Government Compliance - Kenya

Kenya’s e-invoicing and reporting mandates for the hospitality sector. Learn about current and upcoming regulations, along with partner solutions for streamlined compliance.

  This is not a legally approved document. We are outlining what our customers do in Kenya regarding statutory requirements.
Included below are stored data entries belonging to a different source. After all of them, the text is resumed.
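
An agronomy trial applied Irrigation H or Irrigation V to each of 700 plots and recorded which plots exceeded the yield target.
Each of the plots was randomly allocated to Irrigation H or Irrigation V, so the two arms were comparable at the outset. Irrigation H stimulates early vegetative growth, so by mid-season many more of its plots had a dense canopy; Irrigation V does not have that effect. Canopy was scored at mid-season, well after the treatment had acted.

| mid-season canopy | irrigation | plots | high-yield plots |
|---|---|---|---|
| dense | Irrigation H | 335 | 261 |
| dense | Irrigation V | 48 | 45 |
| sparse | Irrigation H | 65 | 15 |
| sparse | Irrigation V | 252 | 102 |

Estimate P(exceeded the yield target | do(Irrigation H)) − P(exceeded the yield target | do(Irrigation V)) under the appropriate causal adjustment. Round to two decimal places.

Because the irrigation influences mid-season canopy, mid-season canopy is a post-treatment mediator, not a confounder. Stratifying on it would bias the estimate; the causal effect is the crude pooled difference.
The causal difference is the pooled difference: 0.690 − 0.490 = +0.200.

+0.20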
They may utilize Cloudbeds alongside other third-party services to comply with all requisites.

E-Invoicing

Current Mandates

  • E-invoicing is mandatory for VAT-registered taxpayers who must adopt a compliant Electronic Tax Register (ETR) to transmit tax invoice data.
  • The e-invoicing system in Kenya is called Tax Invoice Management System (TIMS) and requires VAT-registered companies to report each transaction in real-time to the Kenya Revenue Authority (KRA).
  • A valid electronic tax invoice must include key features such as a buyer PIN, control unit serial and invoice numbers, and a QR code.
  • As of June 1, 2023, all VAT-registered taxpayers should only accept electronic tax invoices from registered taxpayers that are compliant with the 2020 VAT (Electronic Tax Invoice) Regulations.

Partner Solutions

Currently, Cloudbeds does not have an automated solution; however, we are looking to solve this soon.

Fiscalisation Receipts

Current Mandates:

No current or upcoming mandate.

Statistical Reporting

Current Mandates:

No current or upcoming mandate.

Guest Reporting

Current Mandates:

No current or upcoming mandate.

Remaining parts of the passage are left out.